3. Dirk van Bronkhorst, van Batenburg, in den Jaare 1561, te Brussel, op de Savel, onthoofd.
4. Gijsbert van Bronkhorst, die een gelijk lot als zijn broeder onderging.
5. Maria van Bronkhorst, bij N. van Elteren, Heer van Vogelzank, Moeder van Eriana van Elteren, getrouwd met Ido van Inhauzen, Heere van Kniphauzen, en bij denzelven, onder anderen, Moeder van Eva van Inhauzen, gehuwd aan Maximiliaan, Heere van Cruningen en Heenvliet. Zij eindigde haare dagen te Rijswijk, bij 's Gravenhage, in den Jaare 1615, kinderen nalaatende.
6. Swaantje van Bronkhorst, ongehuwd gestorven.
7. Lijsbeth van Bronkhorst, getrouwd met Gerrit van Luxemburg, Ridder, Heere van Houloigne, in Luikerland, en bij denzelven Moeder van Bouwe van Luxemburg, Heere van Houloigne.
B. FRANK VAN PRAAT VAN MOERKERKE, Heere van Moere van Moerkerke en van Kijfhoek, boven vermeld, in de Jaaren 1471 en 1479, verwekte, in zijn eerste huwelijk met N. van Boschhuizen,
Karel van Praat van Moerkerke, Heer van Moerkerke, in Zuidholland.
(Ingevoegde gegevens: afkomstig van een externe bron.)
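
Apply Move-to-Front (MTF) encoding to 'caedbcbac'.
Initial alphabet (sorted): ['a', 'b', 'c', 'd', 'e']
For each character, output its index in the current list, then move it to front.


MTF encoding:
'c': index 2 in ['a', 'b', 'c', 'd', 'e'] -> ['c', 'a', 'b', 'd', 'e']
'a': index 1 in ['c', 'a', 'b', 'd', 'e'] -> ['a', 'c', 'b', 'd', 'e']
'e': index 4 in ['a', 'c', 'b', 'd', 'e'] -> ['e', 'a', 'c', 'b', 'd']
'd': index 4 in ['e', 'a', 'c', 'b', 'd'] -> ['d', 'e', 'a', 'c', 'b']
'b': index 4 in ['d', 'e', 'a', 'c', 'b'] -> ['b', 'd', 'e', 'a', 'c']
'c': index 4 in ['b', 'd', 'e', 'a', 'c'] -> ['c', 'b', 'd', 'e', 'a']
'b': index 1 in ['c', 'b', 'd', 'e', 'a'] -> ['b', 'c', 'd', 'e', 'a']
'a': index 4 in ['b', 'c', 'd', 'e', 'a'] -> ['a', 'b', 'c', 'd', 'e']
'c': index 2 in ['a', 'b', 'c', 'd', 'e'] -> ['c', 'a', 'b', 'd', 'e']


Output: [2, 1, 4, 4, 4, 4, 1, 4, 2]


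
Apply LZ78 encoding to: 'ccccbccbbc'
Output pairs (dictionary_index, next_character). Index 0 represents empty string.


LZ78 encoding steps:
Dictionary: {0: ''}
Step 1: w='' (idx 0), next='c' -> output (0, 'c'), add 'c' as idx 1
Step 2: w='c' (idx 1), next='c' -> output (1, 'c'), add 'cc' as idx 2
Step 3: w='c' (idx 1), next='b' -> output (1, 'b'), add 'cb' as idx 3
Step 4: w='cc' (idx 2), next='b' -> output (2, 'b'), add 'ccb' as idx 4
Step 5: w='' (idx 0), next='b' -> output (0, 'b'), add 'b' as idx 5
Step 6: w='c' (idx 1), end of input -> output (1, '')


Encoded: [(0, 'c'), (1, 'c'), (1, 'b'), (2, 'b'), (0, 'b'), (1, '')]


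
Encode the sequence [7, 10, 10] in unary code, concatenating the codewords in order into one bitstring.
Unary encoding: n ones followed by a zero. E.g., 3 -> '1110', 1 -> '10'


Encode each number as n ones followed by a terminating 0:
  7 -> 11111110 (8 bits)
  10 -> 11111111110 (11 bits)
  10 -> 11111111110 (11 bits)
Total length = 8 + 11 + 11 = 30 bits.

Unary([7, 10, 10]) = 111111101111111111011111111110 (30 bits)


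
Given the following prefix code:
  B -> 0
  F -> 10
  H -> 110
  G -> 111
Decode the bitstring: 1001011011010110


Decoding step by step:
Bits 10 -> F
Bits 0 -> B
Bits 10 -> F
Bits 110 -> H
Bits 110 -> H
Bits 10 -> F
Bits 110 -> H


Decoded message: FBFHHFH


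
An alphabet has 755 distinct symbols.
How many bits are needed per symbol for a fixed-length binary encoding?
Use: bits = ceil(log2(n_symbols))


log2(755) = 9.5603
Bracket: 2^9 = 512 < 755 <= 2^10 = 1024
So ceil(log2(755)) = 10

bits = ceil(log2(755)) = ceil(9.5603) = 10 bits


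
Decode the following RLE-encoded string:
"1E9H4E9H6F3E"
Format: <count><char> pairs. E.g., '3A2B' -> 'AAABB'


Expanding each <count><char> pair:
  1E -> 'E'
  9H -> 'HHHHHHHHH'
  4E -> 'EEEE'
  9H -> 'HHHHHHHHH'
  6F -> 'FFFFFF'
  3E -> 'EEE'

Decoded = EHHHHHHHHHEEEEHHHHHHHHHFFFFFFEEE


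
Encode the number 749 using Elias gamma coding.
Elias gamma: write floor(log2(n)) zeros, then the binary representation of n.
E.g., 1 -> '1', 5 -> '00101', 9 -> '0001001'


num_bits = floor(log2(749)) + 1 = 10
leading_zeros = num_bits - 1 = 9
binary(749) = 1011101101

Elias gamma(749) = '000000000' + '1011101101' = 0000000001011101101 (19 bits)


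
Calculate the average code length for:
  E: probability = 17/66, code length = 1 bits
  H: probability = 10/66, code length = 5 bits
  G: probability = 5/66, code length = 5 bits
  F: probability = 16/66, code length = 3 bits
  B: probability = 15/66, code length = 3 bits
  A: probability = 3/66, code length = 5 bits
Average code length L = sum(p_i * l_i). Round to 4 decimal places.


Weighted contributions p_i * l_i:
  E: (17/66) * 1 = 17/66
  H: (10/66) * 5 = 50/66
  G: (5/66) * 5 = 25/66
  F: (16/66) * 3 = 48/66
  B: (15/66) * 3 = 45/66
  A: (3/66) * 5 = 15/66
Sum = (17 + 50 + 25 + 48 + 45 + 15)/66 = 200/66

L = 200/66 = 3.0303 bits/symbol


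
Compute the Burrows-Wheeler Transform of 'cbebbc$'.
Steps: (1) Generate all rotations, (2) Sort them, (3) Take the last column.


Rotations (sorted):
  0: $cbebbc -> last char: c
  1: bbc$cbe -> last char: e
  2: bc$cbeb -> last char: b
  3: bebbc$c -> last char: c
  4: c$cbebb -> last char: b
  5: cbebbc$ -> last char: $
  6: ebbc$cb -> last char: b


BWT = cebcb$b


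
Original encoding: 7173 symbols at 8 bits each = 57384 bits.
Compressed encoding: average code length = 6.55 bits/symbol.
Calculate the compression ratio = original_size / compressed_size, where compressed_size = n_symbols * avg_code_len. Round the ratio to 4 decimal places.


original_size = n_symbols * orig_bits = 7173 * 8 = 57384 bits
compressed_size = n_symbols * avg_code_len = 7173 * 6.55 = 46983.15 bits
ratio = original_size / compressed_size = 57384 / 46983.15 = 1.2214

Compression ratio = 1.2214


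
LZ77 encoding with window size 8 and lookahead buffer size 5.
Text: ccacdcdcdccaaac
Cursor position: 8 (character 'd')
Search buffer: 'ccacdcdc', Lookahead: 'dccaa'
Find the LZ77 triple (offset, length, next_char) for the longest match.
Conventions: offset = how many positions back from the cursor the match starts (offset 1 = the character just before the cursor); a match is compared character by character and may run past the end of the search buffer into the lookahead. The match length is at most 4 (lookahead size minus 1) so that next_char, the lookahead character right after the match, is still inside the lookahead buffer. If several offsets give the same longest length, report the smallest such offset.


Try each offset into the search buffer:
  offset=1 (pos 7, char 'c'): match length 0
  offset=2 (pos 6, char 'd'): match length 2
  offset=3 (pos 5, char 'c'): match length 0
  offset=4 (pos 4, char 'd'): match length 2
  offset=5 (pos 3, char 'c'): match length 0
  offset=6 (pos 2, char 'a'): match length 0
  offset=7 (pos 1, char 'c'): match length 0
  offset=8 (pos 0, char 'c'): match length 0
Longest match has length 2, found at offsets 2, 4; take the smallest, offset 2.
next_char = character at position 8 + 2 = 10 -> 'c'

Best match: offset=2, length=2 (matching 'dc' starting at position 6)
LZ77 triple: (2, 2, 'c')


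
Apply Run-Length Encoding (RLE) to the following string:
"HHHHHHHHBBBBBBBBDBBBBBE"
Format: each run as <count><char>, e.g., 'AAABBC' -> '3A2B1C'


Scanning runs left to right:
  i=0: run of 'H' x 8 -> '8H'
  i=8: run of 'B' x 8 -> '8B'
  i=16: run of 'D' x 1 -> '1D'
  i=17: run of 'B' x 5 -> '5B'
  i=22: run of 'E' x 1 -> '1E'

RLE = 8H8B1D5B1E


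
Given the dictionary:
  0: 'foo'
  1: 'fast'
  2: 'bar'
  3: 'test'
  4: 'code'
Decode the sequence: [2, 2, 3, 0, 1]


Look up each index in the dictionary:
  2 -> 'bar'
  2 -> 'bar'
  3 -> 'test'
  0 -> 'foo'
  1 -> 'fast'

Decoded: "bar bar test foo fast"


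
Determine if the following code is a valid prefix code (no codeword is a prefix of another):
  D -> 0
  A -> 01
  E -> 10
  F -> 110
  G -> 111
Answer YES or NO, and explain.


Checking each pair (does one codeword prefix another?):
  D='0' vs A='01': prefix -- VIOLATION

NO -- this is NOT a valid prefix code. D (0) is a prefix of A (01).


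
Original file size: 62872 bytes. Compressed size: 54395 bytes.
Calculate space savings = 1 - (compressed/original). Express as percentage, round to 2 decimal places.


ratio = compressed/original = 54395/62872 = 0.865171
savings = 1 - ratio = 1 - 0.865171 = 0.134829
as a percentage: 0.134829 * 100 = 13.48%

Space savings = 1 - 54395/62872 = 13.48%


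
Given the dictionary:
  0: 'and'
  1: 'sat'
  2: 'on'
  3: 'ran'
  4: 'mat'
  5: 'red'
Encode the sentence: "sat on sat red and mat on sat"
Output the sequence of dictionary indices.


Look up each word in the dictionary:
  'sat' -> 1
  'on' -> 2
  'sat' -> 1
  'red' -> 5
  'and' -> 0
  'mat' -> 4
  'on' -> 2
  'sat' -> 1

Encoded: [1, 2, 1, 5, 0, 4, 2, 1]


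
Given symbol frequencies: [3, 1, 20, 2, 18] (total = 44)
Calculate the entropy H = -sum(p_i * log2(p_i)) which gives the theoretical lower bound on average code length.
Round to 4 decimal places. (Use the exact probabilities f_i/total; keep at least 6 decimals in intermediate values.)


Per-symbol terms -p_i * log2(p_i) with p_i = f_i/44:
  p = 3/44 = 0.068182: log2(p) = -3.874469, -p*log2(p) = 0.264168
  p = 1/44 = 0.022727: log2(p) = -5.459432, -p*log2(p) = 0.124078
  p = 20/44 = 0.454545: log2(p) = -1.137504, -p*log2(p) = 0.517047
  p = 2/44 = 0.045455: log2(p) = -4.459432, -p*log2(p) = 0.202701
  p = 18/44 = 0.409091: log2(p) = -1.289507, -p*log2(p) = 0.527525
H = 0.264168 + 0.124078 + 0.517047 + 0.202701 + 0.527525 = 1.635519

H = 1.6355 bits/symbol


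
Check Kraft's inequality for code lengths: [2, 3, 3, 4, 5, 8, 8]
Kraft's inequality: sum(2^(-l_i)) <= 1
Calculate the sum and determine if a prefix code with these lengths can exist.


Sum = 2^(-2) + 2^(-3) + 2^(-3) + 2^(-4) + 2^(-5) + 2^(-8) + 2^(-8)
    = 0.25 + 0.125 + 0.125 + 0.0625 + 0.03125 + 0.00390625 + 0.00390625
    = 154/256 = 0.6015625
Since 0.6015625 <= 1, Kraft's inequality IS satisfied.
A prefix code with these lengths CAN exist.

Kraft sum = 0.6015625. Satisfied.


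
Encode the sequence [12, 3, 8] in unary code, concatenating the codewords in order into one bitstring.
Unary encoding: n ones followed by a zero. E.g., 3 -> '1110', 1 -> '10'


Encode each number as n ones followed by a terminating 0:
  12 -> 1111111111110 (13 bits)
  3 -> 1110 (4 bits)
  8 -> 111111110 (9 bits)
Total length = 13 + 4 + 9 = 26 bits.

Unary([12, 3, 8]) = 11111111111101110111111110 (26 bits)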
Bij Catharina van Halewijn, dogter van Karel van Halewijn, Heere van Maldeghem, in Vlaanderen, wierdt hij Vader van twee Dogters:
1. Josina van Praat van Moerkerke, Vrouwe van Moerkerke in Zuidholland, getrouwd met Lodewijk van Vlaanderen, Heere van Praat, Ridder van 't Gulden Vlies, en, in den Jaare 1544, Stadhouder van Holland. Bij haar overlijden, in den Jaare 1540, het vijfenzestigste haars ouderdoms, liet zij naa, Jan van Vlaanderen, Heer van Moerkerke, gestorven in den Jaare 1545, zonder kinderen verwekt te hebben bij zijne Huis-vrouwe Jacoba van Bourgondie, Zuster van Maximiliaan van Bourgondie, Markgraave van ter Veere.
2. Anna van Praat van Moerkerke, naa haars Neefs overlijden Vrouwe van Moerkerke, in den Jaare 1535 gehuwd met Joost van St. Omer, genoemt Moerbeke, Heere van Damoultre in Walschland. Bij haaren dood, voorgevallen in den Jaare 1559, hadt zij twee kinderen:
a. Karel van St. Omer, lHeer van Damoultre en van Moerkerkerland, bij Dordrecht, 't welk hij, in den Jaare 1559 verkogt, voor eenenvijftigduizend Guldens, aan Gosewijn van Raasveld. Arend van der Mijle, Schildknaap, Burgemeester van Dordrecht, kogt van hem zijn aandeel in Kijfhoek. In twee huwelijken, eerst met N. van Treslong, daar naa met N. van Oignes, beide in Walschland, hadt hij geene kinderen verwekt.
b. Johanna van St. Omer, liet insgelijks geene kinderen naa bij Hollart van Halewijn, Heere van Boesingen, in Vlaanderen, zo min als bij haaren tweeden Man, Willem van Bronkhorst, Heere van Batenburg.
Naa het overlijden zijner eerste huisvrouwe, tradt FRANK VAN PRAAT VAN MOERKERKE in den echt met Rijnsburg van Sonneveld, en wierdt bij haar Vader, behalven twee andere Zoonen, die den Geestlijken Staat omhelsden, van KORNELIS VAN MOERKERKE, gehuwd met Leonora van den Werve, Jans Dogter, te Antwerpen, en Vader van MAXIMILIAAN VAN MOERKERKE, die uit twee huwelijken, kinderen naaliet.